- Developer(s): Extreme Developers and Kranx Productions
- Publisher(s): 1C (in Russia)
- Platform(s): Windows
- Release: RUS: February 15, 2008;
- Genre(s): First-person shooter, documentary
- Mode(s): Single player

= The Truth About 9th Company =

2008 video game

The Truth About 9th Company, officially launched on 18 February 2008 (Правда о девятой роте) is the first Russian documentary computer game. The game simulates the historical battle for Hill 3234 which took place on 7–8 January 1988 in southern Afghanistan between Soviet paratroop units of the 345th Independent Guards Airborne Regiment and mujahideen.

==Plot==
The game storyline is divided into seven episodes that illustrate the key points of the battle for Hill 3234. In each episode the player is set the same combat mission that was completed by the real defenders of the hill. Episodes follow one after another according to the progress of events which took place on the battle field.

==Development==
Dmitry Puchkov, the ideological leader and inspirer of development, and Andrei Kuzmin, the leader of KranX Productions game development studio, researched the details of Operation Magistral and the real circumstances of the Battle for Hill 3234.

The main takeaway of The 9th Company movie - "they were all swindled" - made the painful impression on me, and Dmitry's story about how everything happened, raised sudden desire to intelligibly tell as many people as possible how it was actually in that story.

Dmitry Puchkov announced the idea of the game as a response to "the intentional destruction of historical memory of the people".

As a result, the in-game mountainous terrain was reconstructed based on satellite imagery, and the progress of events was refined with the help of surviving eyewitnesses.

==Reception==
The Truth About 9th Company received a mixed reaction from the video game review web sites.

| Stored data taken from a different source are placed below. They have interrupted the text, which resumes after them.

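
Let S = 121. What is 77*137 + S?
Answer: 10670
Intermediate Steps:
77*137 + S = 77*137 + 121 = 10549 + 121 = 10670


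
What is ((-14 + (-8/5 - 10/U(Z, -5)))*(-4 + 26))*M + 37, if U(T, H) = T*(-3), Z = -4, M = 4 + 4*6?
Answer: -151289/15 ≈ -10086.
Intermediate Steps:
M = 28 (M = 4 + 24 = 28)
U(T, H) = -3*T
((-14 + (-8/5 - 10/U(Z, -5)))*(-4 + 26))*M + 37 = ((-14 + (-8/5 - 10/((-3*(-4)))))*(-4 + 26))*28 + 37 = ((-14 + (-8*1/5 - 10/12))*22)*28 + 37 = ((-14 + (-8/5 - 10*1/12))*22)*28 + 37 = ((-14 + (-8/5 - 5/6))*22)*28 + 37 = ((-14 - 73/30)*22)*28 + 37 = -493/30*22*28 + 37 = -5423/15*28 + 37 = -151844/15 + 37 = -151289/15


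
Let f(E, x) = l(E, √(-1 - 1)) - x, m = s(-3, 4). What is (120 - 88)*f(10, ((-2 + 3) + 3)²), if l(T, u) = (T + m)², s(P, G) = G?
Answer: 5760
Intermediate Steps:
m = 4
l(T, u) = (4 + T)² (l(T, u) = (T + 4)² = (4 + T)²)
f(E, x) = (4 + E)² - x
(120 - 88)*f(10, ((-2 + 3) + 3)²) = (120 - 88)*((4 + 10)² - ((-2 + 3) + 3)²) = 32*(14² - (1 + 3)²) = 32*(196 - 1*4²) = 32*(196 - 1*16) = 32*(196 - 16) = 32*180 = 5760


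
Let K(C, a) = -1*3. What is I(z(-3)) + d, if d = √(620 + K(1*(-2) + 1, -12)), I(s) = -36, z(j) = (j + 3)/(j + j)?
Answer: -36 + √617 ≈ -11.161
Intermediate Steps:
z(j) = (3 + j)/(2*j) (z(j) = (3 + j)/((2*j)) = (3 + j)*(1/(2*j)) = (3 + j)/(2*j))
K(C, a) = -3
d = √617 (d = √(620 - 3) = √617 ≈ 24.839)
I(z(-3)) + d = -36 + √617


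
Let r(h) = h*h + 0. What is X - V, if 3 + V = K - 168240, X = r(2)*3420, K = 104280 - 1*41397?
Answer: 119040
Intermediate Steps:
K = 62883 (K = 104280 - 41397 = 62883)
r(h) = h² (r(h) = h² + 0 = h²)
X = 13680 (X = 2²*3420 = 4*3420 = 13680)
V = -105360 (V = -3 + (62883 - 168240) = -3 - 105357 = -105360)
X - V = 13680 - 1*(-105360) = 13680 + 105360 = 119040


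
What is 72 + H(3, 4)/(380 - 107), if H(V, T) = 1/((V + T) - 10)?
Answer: 58967/819 ≈ 71.999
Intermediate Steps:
H(V, T) = 1/(-10 + T + V) (H(V, T) = 1/((T + V) - 10) = 1/(-10 + T + V))
72 + H(3, 4)/(380 - 107) = 72 + 1/((-10 + 4 + 3)*(380 - 107)) = 72 + 1/(-3*273) = 72 - 1/3*1/273 = 72 - 1/819 = 58967/819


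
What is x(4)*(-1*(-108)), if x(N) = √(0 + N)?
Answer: 216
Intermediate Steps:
x(N) = √N
x(4)*(-1*(-108)) = √4*(-1*(-108)) = 2*108 = 216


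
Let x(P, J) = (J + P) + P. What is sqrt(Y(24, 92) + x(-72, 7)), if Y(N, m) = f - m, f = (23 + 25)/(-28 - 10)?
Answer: 25*I*sqrt(133)/19 ≈ 15.174*I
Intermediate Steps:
x(P, J) = J + 2*P
f = -24/19 (f = 48/(-38) = 48*(-1/38) = -24/19 ≈ -1.2632)
Y(N, m) = -24/19 - m
sqrt(Y(24, 92) + x(-72, 7)) = sqrt((-24/19 - 1*92) + (7 + 2*(-72))) = sqrt((-24/19 - 92) + (7 - 144)) = sqrt(-1772/19 - 137) = sqrt(-4375/19) = 25*I*sqrt(133)/19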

Review web site Absolute Games rated The Truth About 9th Company as bad (35% out of 100%), pointing to a number of serious gameplay issues.

PlayGround.ru game review web site rated The Truth About 9th Company 8.0 out of 10.0, with reviewer demigot saying:

All this is relevant only if you are inspired with the atmosphere of the game, if all that the authors had recreated, will affect some chords of people's soul. Otherwise, "The Truth About 9th Company" may seem only as not very attractive virtual shooting range with straightforward artificial intelligence and monotonous gameplay. Although it really is a unique simulator of the feat.

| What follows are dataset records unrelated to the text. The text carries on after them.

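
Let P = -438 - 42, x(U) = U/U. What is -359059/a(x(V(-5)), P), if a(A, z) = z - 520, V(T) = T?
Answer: 359059/1000 ≈ 359.06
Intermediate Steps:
x(U) = 1
P = -480
a(A, z) = -520 + z
-359059/a(x(V(-5)), P) = -359059/(-520 - 480) = -359059/(-1000) = -359059*(-1/1000) = 359059/1000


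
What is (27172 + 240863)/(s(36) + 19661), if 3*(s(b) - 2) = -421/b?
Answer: 28947780/2123183 ≈ 13.634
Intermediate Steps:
s(b) = 2 - 421/(3*b) (s(b) = 2 + (-421/b)/3 = 2 - 421/(3*b))
(27172 + 240863)/(s(36) + 19661) = (27172 + 240863)/((2 - 421/3/36) + 19661) = 268035/((2 - 421/3*1/36) + 19661) = 268035/((2 - 421/108) + 19661) = 268035/(-205/108 + 19661) = 268035/(2123183/108) = 268035*(108/2123183) = 28947780/2123183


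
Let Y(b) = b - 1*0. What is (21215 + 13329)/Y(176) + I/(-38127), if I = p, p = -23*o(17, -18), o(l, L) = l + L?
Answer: 82315940/419397 ≈ 196.27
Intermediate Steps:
o(l, L) = L + l
p = 23 (p = -23*(-18 + 17) = -23*(-1) = 23)
I = 23
Y(b) = b (Y(b) = b + 0 = b)
(21215 + 13329)/Y(176) + I/(-38127) = (21215 + 13329)/176 + 23/(-38127) = 34544*(1/176) + 23*(-1/38127) = 2159/11 - 23/38127 = 82315940/419397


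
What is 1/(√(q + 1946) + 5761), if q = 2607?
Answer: 5761/33184568 - √4553/33184568 ≈ 0.00017157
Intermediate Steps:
1/(√(q + 1946) + 5761) = 1/(√(2607 + 1946) + 5761) = 1/(√4553 + 5761) = 1/(5761 + √4553)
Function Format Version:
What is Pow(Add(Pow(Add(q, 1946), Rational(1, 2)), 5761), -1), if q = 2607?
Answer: Add(Rational(5761, 33184568), Mul(Rational(-1, 33184568), Pow(4553, Rational(1, 2)))) ≈ 0.00017157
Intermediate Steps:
Pow(Add(Pow(Add(q, 1946), Rational(1, 2)), 5761), -1) = Pow(Add(Pow(Add(2607, 1946), Rational(1, 2)), 5761), -1) = Pow(Add(Pow(4553, Rational(1, 2)), 5761), -1) = Pow(Add(5761, Pow(4553, Rational(1, 2))), -1)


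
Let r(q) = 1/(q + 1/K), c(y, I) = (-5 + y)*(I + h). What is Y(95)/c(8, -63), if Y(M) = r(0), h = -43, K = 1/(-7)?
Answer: 1/2226 ≈ 0.00044924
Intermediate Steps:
K = -1/7 ≈ -0.14286
c(y, I) = (-43 + I)*(-5 + y) (c(y, I) = (-5 + y)*(I - 43) = (-5 + y)*(-43 + I) = (-43 + I)*(-5 + y))
r(q) = 1/(-7 + q) (r(q) = 1/(q + 1/(-1/7)) = 1/(q - 7) = 1/(-7 + q))
Y(M) = -1/7 (Y(M) = 1/(-7 + 0) = 1/(-7) = -1/7)
Y(95)/c(8, -63) = -1/(7*(215 - 43*8 - 5*(-63) - 63*8)) = -1/(7*(215 - 344 + 315 - 504)) = -1/7/(-318) = -1/7*(-1/318) = 1/2226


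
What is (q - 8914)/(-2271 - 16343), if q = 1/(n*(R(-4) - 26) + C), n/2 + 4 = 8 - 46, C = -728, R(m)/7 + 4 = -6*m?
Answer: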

On 22 February 2008, the presentation of The Truth About 9th Company to the participants of the Round Table "Computer games as a new factor in education" within XII World Russian People Council took place in Moscow. The Round Table Director Roman Silantiev noted that the computer games like The Truth About 9th Company "do not only raise patriotism in young people, but also provide objective knowledge of military affairs, history and geography". He emphasized that combat operations are reproduced within the game exactly, while it's possible to play only for the one side according to the game rules.